Daud pernah diremehkan kemampuannya ketika berada di medan peperangan. Ia hanya seorang gembala domba, masih muda, dan tidak  memiliki pengalaman perang (ay. 28, 33). Daud dianggap tidak cocok berada di medan peperangan. Ia bukan orang yang sepadan untuk  menghadapi Goliat karena ia kalah pengalaman. Jika para prajurit yang terlatih itu saja ketakutan, bagaimana mungkin ia berani menghadapinya (ay. 24)? Akan tetapi, Daud menganggap pengalamannya  menggembalakan domba cukup untuk menghadapi Goliat (ay. 34-36).   Dalam pengalaman itu ia menyaksikan kuasa Allah yang membangkitkan keberaniannya.

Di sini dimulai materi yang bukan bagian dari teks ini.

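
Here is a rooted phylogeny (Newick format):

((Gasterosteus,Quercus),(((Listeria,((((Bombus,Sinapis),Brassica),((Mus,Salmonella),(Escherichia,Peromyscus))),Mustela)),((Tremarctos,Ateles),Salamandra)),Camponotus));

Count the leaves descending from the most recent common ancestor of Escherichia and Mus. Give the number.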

Begitulah. Ia tidak maju berperang dengan keberanian yang membabi buta, melainkan dengan disertai keyakinan akan penyertaan Allah, yang akan membela umat pilihan-Nya (ay. 36).

Apakah Anda merasa masih muda dan miskin pengalaman? Jangan takut mengambil bagian dalam pelayanan. Pengalaman pelayanan memang berguna, tetapi ada kalanya pengalaman saja tidak cukup. Jika Tuhan  memanggil kita untuk melayani, Dia akan menyertai dan memperlengkapi kita. Tuhan dapat memakai siapa saja yang bersedia mengandalkan  kuasa-Nya. Dia akan memampukan orang itu untuk melaksanakan tugas-Nya. –Yakobus Budi Prasojo

PADA SAAT TANTANGAN DI SEKITAR KITA MEMBANGKITKAN KETAKUTAN, PENYERTAAN TUHAN AKAN MEMBANGKITKAN KEBERANIAN DALAM HATI KITA.